Il vulcano dei Castelli Romani è più vivo che mai. Lo dicono i vulcanologi

September 21, 2015

La rivista scientifica “Geophysical Research Letters” ha pubblicato lo studio condotto dal ricercatore romano Fabrizio Marra, secondo cui “il vulcano deve considerarsi attivo e pronto per un nuovo futuro risveglio”.

 

Eppur si muove: il vulcano laziale è pronto a risvegliarsi. Questo avverrà presumibilmente fra un migliaio di anni, come ha rivelato uno studio internazionale condotto dall’Istituto Nazionale di Geologia e Vulcanologia (INGV) diretto dallo scienziato Fabrizio Marra.

Lo studio, pubblicato sull’ultimo numero della rivista “Geophysical Research Letters”, ha infatti evidenziato che il magma ha ripreso ad accumularsi dopo 36.000 anni di quiete. A spiegarlo è stato lo stesso Marra, che ha coordinato la ricerca insieme all’Università di Roma “La Sapienza” e al Consiglio Nazionale delle Ricerche (CNR): “Non solo il vulcano è tutt’altro che estinto -ha dichiarato all’ANSA- ma ha appena iniziato un nuovo ciclo di alimentazione delle camere magmatiche che potrebbe portarlo, nel prossimo millennio, da uno stato dormiente a quello di risveglio. Da qui la necessità di monitorare sin da oggi quest'area vulcanica”.

In quanto tempo questo magma potrebbe trovare una via di risalita e dar luogo a un’eruzione è difficile da stabilire con precisione, quello che è certo è che i tempi fisici per cui ciò possa avvenire sono alla scala delle diverse migliaia di anni. Tutt’altra storia rispetto al Vesuvio, dove

le eruzioni sono avvenute in tempi storici e i tempi di ritorno dell’attività vulcanica sono dell’ordine delle decine e delle centinaia di anni. “Ai Colli Albani -spiega ancora il ricercatore romano- tutto procede con tempi delle migliaia e delle decine di migliaia di anni.
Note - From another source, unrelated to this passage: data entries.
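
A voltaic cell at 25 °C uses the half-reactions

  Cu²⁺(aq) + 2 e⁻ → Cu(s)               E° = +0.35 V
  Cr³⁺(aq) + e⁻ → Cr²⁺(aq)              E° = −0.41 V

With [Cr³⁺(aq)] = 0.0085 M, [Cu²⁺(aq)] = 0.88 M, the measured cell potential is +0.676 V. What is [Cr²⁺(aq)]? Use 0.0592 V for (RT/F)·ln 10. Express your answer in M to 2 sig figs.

The Cu²⁺/Cu couple has the larger reduction potential, so it is the cathode: E°cell = +0.35 − (−0.41) = +0.76 V and n = 2.
From the Nernst equation, log Q = n(E° − E)/0.0592 = 2·(+0.76 − (+0.676))/0.0592 = 2.838.
The balanced reaction is Cu²⁺(aq) + 2 Cr²⁺(aq) → Cu(s) + 2 Cr³⁺(aq), so Q = [Cr³⁺(aq)]^2 / ([Cu²⁺(aq)]·[Cr²⁺(aq)]^2).
Solving for the unknown gives log [Cr²⁺(aq)] = −3.462, so [Cr²⁺(aq)] ≈ 0.00035 M.

0.00035 M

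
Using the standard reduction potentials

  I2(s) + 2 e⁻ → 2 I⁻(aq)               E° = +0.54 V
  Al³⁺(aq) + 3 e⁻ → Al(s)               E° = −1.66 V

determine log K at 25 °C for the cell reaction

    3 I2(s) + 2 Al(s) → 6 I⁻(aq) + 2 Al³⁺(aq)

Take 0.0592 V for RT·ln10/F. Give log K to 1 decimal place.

The I₂/I⁻ couple is reduced (cathode); E°cell = +0.54 − (−1.66) = +2.20 V with n = 6.
At equilibrium E = 0, so log K = nE°cell / 0.0592 = (6)(+2.20) / 0.0592 = 223.0.

log K = 223.0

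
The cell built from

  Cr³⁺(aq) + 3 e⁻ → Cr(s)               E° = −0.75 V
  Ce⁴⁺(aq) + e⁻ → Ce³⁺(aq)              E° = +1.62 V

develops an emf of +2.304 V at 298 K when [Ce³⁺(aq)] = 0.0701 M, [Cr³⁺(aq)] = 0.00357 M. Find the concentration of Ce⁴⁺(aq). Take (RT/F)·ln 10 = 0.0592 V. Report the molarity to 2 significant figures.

0.00082 M

With Ce⁴⁺/Ce³⁺ at the cathode and Cr³⁺/Cr at the anode, E°cell = +1.62 − (−0.75) = +2.37 V (n = 3).
Since E = E° − (0.0592/n)·log Q, log Q = n(E° − E)/0.0592 = 3.345.
Balancing electrons gives 3 Ce⁴⁺(aq) + Cr(s) → 3 Ce³⁺(aq) + Cr³⁺(aq); thus Q = ([Ce³⁺(aq)]^3·[Cr³⁺(aq)]) / [Ce⁴⁺(aq)]^3.
Substituting the known concentrations and solving, log [Ce⁴⁺(aq)] = −3.085 and [Ce⁴⁺(aq)] = 0.00082 M.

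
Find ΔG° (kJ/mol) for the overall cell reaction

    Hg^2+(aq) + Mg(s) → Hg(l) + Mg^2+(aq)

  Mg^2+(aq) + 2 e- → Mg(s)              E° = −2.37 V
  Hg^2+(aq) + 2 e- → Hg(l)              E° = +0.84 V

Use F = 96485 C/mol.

−619 kJ/mol

In the reaction as written Hg^2+(aq) is reduced, so the Hg²⁺/Hg couple is the cathode and Mg²⁺/Mg is the anode.
E°cell = +0.84 − (−2.37) = +3.21 V; balancing electrons gives n = 2.
ΔG° = −nFE°cell = −(2)(96485)(+3.21) J/mol = −619 kJ/mol.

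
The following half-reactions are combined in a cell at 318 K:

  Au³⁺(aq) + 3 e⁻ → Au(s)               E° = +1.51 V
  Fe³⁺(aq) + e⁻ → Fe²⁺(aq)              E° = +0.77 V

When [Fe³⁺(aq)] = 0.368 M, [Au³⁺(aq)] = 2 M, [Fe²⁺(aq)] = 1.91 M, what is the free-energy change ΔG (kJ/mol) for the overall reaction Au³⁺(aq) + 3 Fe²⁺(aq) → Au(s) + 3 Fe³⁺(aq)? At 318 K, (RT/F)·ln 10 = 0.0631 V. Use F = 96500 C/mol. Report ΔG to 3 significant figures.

E°cell = +1.51 − (+0.77) = +0.74 V; the balanced reaction transfers n = 3 electrons.
The reaction quotient is [Fe³⁺(aq)]^3 / ([Au³⁺(aq)]·[Fe²⁺(aq)]^3) = 0.00358; by Nernst, E = +0.74 − (0.0631/3)(−2.447) = +0.7915 V.
Finally ΔG = −nFE = −(3)(96500 C/mol)(+0.7915 V) = −229 kJ/mol.

−229 kJ/mol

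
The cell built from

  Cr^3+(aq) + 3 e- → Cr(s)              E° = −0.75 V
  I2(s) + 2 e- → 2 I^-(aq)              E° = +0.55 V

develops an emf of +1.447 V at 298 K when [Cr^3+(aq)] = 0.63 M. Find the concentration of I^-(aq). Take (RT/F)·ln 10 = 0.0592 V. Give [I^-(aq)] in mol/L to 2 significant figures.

The I₂/I⁻ couple has the larger reduction potential, so it is the cathode: E°cell = +0.55 − (−0.75) = +1.30 V and n = 6.
From the Nernst equation, log Q = n(E° − E)/0.0592 = 6·(+1.30 − (+1.447))/0.0592 = −14.899.
Balancing electrons gives 3 I2(s) + 2 Cr(s) → 6 I^-(aq) + 2 Cr^3+(aq); thus Q = [I^-(aq)]^6·[Cr^3+(aq)]^2.
Isolating [I^-(aq)] in Q = 10^{−14.899} yields log [I^-(aq)] = −2.416, i.e. 0.0038 M.

0.0038 M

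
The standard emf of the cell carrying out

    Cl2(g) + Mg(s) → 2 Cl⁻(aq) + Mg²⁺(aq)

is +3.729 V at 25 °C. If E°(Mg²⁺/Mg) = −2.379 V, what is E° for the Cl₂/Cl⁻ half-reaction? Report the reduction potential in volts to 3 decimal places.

+1.350 V

In the reaction as written the Cl₂/Cl⁻ couple is reduced (cathode) and Mg²⁺/Mg is oxidized (anode), so E°cell = E°(Cl₂/Cl⁻) − E°(Mg²⁺/Mg).
E°(Cl₂/Cl⁻) = E°cell + E°(anode) = +3.729 + (−2.379) = +1.350 V.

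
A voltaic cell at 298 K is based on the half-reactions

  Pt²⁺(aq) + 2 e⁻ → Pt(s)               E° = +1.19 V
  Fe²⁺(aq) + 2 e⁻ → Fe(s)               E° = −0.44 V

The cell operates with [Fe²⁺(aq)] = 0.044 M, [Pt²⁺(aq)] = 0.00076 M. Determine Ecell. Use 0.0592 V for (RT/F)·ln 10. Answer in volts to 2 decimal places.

+1.58 V

Since E°(Pt²⁺/Pt) > E°(Fe²⁺/Fe), Pt²⁺/Pt serves as the cathode.
E°cell = +1.19 − (−0.44) = +1.63 V, with n = 2 electrons transferred.
Balancing gives Pt²⁺(aq) + Fe(s) → Pt(s) + Fe²⁺(aq); hence Q = [Fe²⁺(aq)] / [Pt²⁺(aq)] = 57.9 (log Q = 1.763).
Applying E = E° − (RT ln10/nF)·log Q gives +1.63 − (0.0592/2)(1.763) = +1.58 V.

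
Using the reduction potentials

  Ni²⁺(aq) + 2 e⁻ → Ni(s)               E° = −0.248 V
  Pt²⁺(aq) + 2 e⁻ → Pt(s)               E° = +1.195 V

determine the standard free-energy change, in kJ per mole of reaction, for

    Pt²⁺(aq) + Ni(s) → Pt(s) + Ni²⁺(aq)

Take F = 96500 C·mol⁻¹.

In the reaction as written Pt²⁺(aq) is reduced, so the Pt²⁺/Pt couple is the cathode and Ni²⁺/Ni is the anode.
E°cell = +1.195 − (−0.248) = +1.443 V; balancing electrons gives n = 2.
ΔG° = −nFE°cell = −(2)(96500)(+1.443) J/mol = −278 kJ/mol.

−278 kJ/mol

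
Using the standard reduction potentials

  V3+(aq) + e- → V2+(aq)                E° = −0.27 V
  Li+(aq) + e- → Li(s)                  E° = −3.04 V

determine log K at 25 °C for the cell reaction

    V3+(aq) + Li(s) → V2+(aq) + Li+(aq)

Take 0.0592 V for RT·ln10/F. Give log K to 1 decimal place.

The V³⁺/V²⁺ couple is reduced (cathode); E°cell = −0.27 − (−3.04) = +2.77 V with n = 1.
At equilibrium E = 0, so log K = nE°cell / 0.0592 = (1)(+2.77) / 0.0592 = 46.8.

log K = 46.8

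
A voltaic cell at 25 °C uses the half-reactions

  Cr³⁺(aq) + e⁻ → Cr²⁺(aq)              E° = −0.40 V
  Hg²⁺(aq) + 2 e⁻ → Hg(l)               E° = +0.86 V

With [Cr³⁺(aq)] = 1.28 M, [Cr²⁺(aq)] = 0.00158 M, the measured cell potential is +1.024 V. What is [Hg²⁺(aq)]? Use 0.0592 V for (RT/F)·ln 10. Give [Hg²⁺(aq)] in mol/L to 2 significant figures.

0.0070 M

With Hg²⁺/Hg at the cathode and Cr³⁺/Cr²⁺ at the anode, E°cell = +0.86 − (−0.40) = +1.26 V (n = 2).
From the Nernst equation, log Q = n(E° − E)/0.0592 = 2·(+1.26 − (+1.024))/0.0592 = 7.973.
The balanced reaction is Hg²⁺(aq) + 2 Cr²⁺(aq) → Hg(l) + 2 Cr³⁺(aq), so Q = [Cr³⁺(aq)]^2 / ([Hg²⁺(aq)]·[Cr²⁺(aq)]^2).
Isolating [Hg²⁺(aq)] in Q = 10^{7.973} yields log [Hg²⁺(aq)] = −2.156, i.e. 0.0070 M.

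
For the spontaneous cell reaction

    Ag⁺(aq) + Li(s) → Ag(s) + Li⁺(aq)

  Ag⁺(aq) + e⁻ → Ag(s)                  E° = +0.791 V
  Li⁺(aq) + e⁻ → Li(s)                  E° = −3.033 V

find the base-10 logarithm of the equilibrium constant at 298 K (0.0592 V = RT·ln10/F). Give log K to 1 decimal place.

The Ag⁺/Ag couple is reduced (cathode); E°cell = +0.791 − (−3.033) = +3.824 V with n = 1.
At equilibrium E = 0, so log K = nE°cell / 0.0592 = (1)(+3.824) / 0.0592 = 64.6.

log K = 64.6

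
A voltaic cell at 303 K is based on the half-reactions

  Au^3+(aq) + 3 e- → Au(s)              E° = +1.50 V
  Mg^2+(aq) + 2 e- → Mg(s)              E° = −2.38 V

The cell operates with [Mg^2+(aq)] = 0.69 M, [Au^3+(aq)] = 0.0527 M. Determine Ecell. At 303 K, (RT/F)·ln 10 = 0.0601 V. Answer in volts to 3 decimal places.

The Au³⁺/Au couple has the more positive E°, so it is the cathode; Mg²⁺/Mg is the anode.
E°cell = E°cat − E°an = +1.50 − (−2.38) = +3.88 V; n = 6.
For the overall reaction 2 Au^3+(aq) + 3 Mg(s) → 2 Au(s) + 3 Mg^2+(aq), Q = [Mg^2+(aq)]^3 / [Au^3+(aq)]^2 = 118, giving log Q = 2.073.
E = E° − (0.0601/n)·log Q = +3.88 − (0.0601/6)(2.073) = +3.859 V.

+3.859 V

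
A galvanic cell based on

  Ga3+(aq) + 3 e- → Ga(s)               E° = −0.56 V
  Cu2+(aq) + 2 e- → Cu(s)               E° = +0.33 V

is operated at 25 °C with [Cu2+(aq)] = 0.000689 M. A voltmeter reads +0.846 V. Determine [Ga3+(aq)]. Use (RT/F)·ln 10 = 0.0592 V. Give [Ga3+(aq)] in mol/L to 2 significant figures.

Cu²⁺/Cu is the cathode (higher E°); E°cell = +0.33 − (−0.56) = +0.89 V with n = 6.
Rearranging E = E° − (0.0592/n)·log Q gives log Q = 6(+0.89 − (+0.846))/0.0592 = 4.459.
For 3 Cu2+(aq) + 2 Ga(s) → 3 Cu(s) + 2 Ga3+(aq), the reaction quotient is Q = [Ga3+(aq)]^2 / [Cu2+(aq)]^3.
Substituting the known concentrations and solving, log [Ga3+(aq)] = −2.513 and [Ga3+(aq)] = 0.0031 M.

0.0031 M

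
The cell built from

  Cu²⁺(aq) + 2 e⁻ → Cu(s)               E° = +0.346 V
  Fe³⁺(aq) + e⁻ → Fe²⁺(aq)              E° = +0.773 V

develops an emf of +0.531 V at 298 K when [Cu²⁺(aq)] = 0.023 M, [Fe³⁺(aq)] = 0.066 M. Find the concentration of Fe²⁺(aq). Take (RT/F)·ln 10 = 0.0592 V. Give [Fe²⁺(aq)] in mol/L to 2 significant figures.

0.0076 M

The Fe³⁺/Fe²⁺ couple has the larger reduction potential, so it is the cathode: E°cell = +0.773 − (+0.346) = +0.427 V and n = 2.
Rearranging E = E° − (0.0592/n)·log Q gives log Q = 2(+0.427 − (+0.531))/0.0592 = −3.514.
Balancing electrons gives 2 Fe³⁺(aq) + Cu(s) → 2 Fe²⁺(aq) + Cu²⁺(aq); thus Q = ([Fe²⁺(aq)]^2·[Cu²⁺(aq)]) / [Fe³⁺(aq)]^2.
Substituting the known concentrations and solving, log [Fe²⁺(aq)] = −2.118 and [Fe²⁺(aq)] = 0.0076 M.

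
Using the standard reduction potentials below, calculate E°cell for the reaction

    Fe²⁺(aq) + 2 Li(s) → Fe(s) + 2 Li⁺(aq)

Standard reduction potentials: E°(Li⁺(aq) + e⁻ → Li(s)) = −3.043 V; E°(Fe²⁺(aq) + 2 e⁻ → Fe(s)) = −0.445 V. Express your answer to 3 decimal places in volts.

+2.598 V

In the reaction as written, Fe²⁺(aq) is reduced (cathode) and Li⁺(aq) is produced by oxidation at the anode.
E°cell = E°(cathode) − E°(anode) = −0.445 − (−3.043) = +2.598 V.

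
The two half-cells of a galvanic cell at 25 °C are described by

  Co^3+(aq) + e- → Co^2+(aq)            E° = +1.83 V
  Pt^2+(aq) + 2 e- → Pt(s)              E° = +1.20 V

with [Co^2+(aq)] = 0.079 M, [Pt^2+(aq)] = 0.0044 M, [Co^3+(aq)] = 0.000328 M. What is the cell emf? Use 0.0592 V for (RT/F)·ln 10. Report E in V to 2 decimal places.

The Co³⁺/Co²⁺ couple has the more positive E°, so it is the cathode; Pt²⁺/Pt is the anode.
E°cell = E°cat − E°an = +1.83 − (+1.20) = +0.63 V; n = 2.
Balancing gives 2 Co^3+(aq) + Pt(s) → 2 Co^2+(aq) + Pt^2+(aq); hence Q = ([Co^2+(aq)]^2·[Pt^2+(aq)]) / [Co^3+(aq)]^2 = 255 (log Q = 2.407).
E = E° − (0.0592/n)·log Q = +0.63 − (0.0592/2)(2.407) = +0.56 V.

+0.56 V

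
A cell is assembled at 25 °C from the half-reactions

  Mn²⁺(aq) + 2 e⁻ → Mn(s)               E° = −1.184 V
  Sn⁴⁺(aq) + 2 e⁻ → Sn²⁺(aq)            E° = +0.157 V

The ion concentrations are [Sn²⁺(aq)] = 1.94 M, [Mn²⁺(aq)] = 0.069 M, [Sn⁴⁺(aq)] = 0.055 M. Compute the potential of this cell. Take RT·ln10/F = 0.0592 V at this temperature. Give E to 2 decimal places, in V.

The Sn⁴⁺/Sn²⁺ couple has the more positive E°, so it is the cathode; Mn²⁺/Mn is the anode.
E°cell = E°cat − E°an = +0.157 − (−1.184) = +1.341 V; n = 2.
The balanced reaction is Sn⁴⁺(aq) + Mn(s) → Sn²⁺(aq) + Mn²⁺(aq), so Q = ([Sn²⁺(aq)]·[Mn²⁺(aq)]) / [Sn⁴⁺(aq)] = 2.43 and log Q = 0.386.
E = E° − (0.0592/n)·log Q = +1.341 − (0.0592/2)(0.386) = +1.33 V.

+1.33 V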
A cominciare dai tempi di ritorno delle eruzioni”.
Lungo tutto il periodo di attività, indipendentemente dalla grandezza dei singoli aventi, le eruzioni ai Colli Albani sono avvenute con cicli molto regolari di circa 40.000 anni, separati da periodi di pressoché assoluta quiescenza. Per il momento siamo ovviamente nel campo delle ipotesi ma lo studio ha preso in esame, mettendoli in relazione tra loro, tutti i dati di natura storica e quelli di tipo satellitare condotti con gli strumenti più moderni, ricostruendo 600.000 anni di attività dell’intera regione e le conclusioni hanno dimostrato che il gruppo vulcanico laziale ha dato luogo a eruzioni all’incirca ogni 40.000 anni. L’ultima eruzione, per esempio, si è verificata 36.000 anni fa. Un dato quest’ultimo che, messo in relazione con il sollevamento costante del territorio di circa 3 millimetri l’anno, denota un’attività viva da parte dell’area vulcanica dei Colli Albani che potrebbe essere pronta ad esplodere.

“A partire da 600mila anni fa -spiega ancora Marra- ci sono stati 11 di questi cicli eruttivi. L’ultimo, avvenuto al Cratere di Albano, è iniziato proprio 41.000 anni fa ed è terminato intorno a 36.000 anni. Questo vuol dire che il tempo trascorso dall'ultima eruzione è dello stesso ordine dei tempi di ritorno: quindi il vulcano deve considerarsi attivo e pronto per un nuovo futuro risveglio”.

Bisogna però tenere presente che “nessun elemento derivante dalle osservazioni geochimiche e geofisiche in atto lascia ipotizzare che un’eruzione possa avvenire né in tempi brevi né medi. Quindi, se una ricarica dei serbatoi magmatici è in atto, questa durerà senz’altro migliaia di anni prima che possa dar luogo a un’eruzione”. Una conclusione che ci rassicura.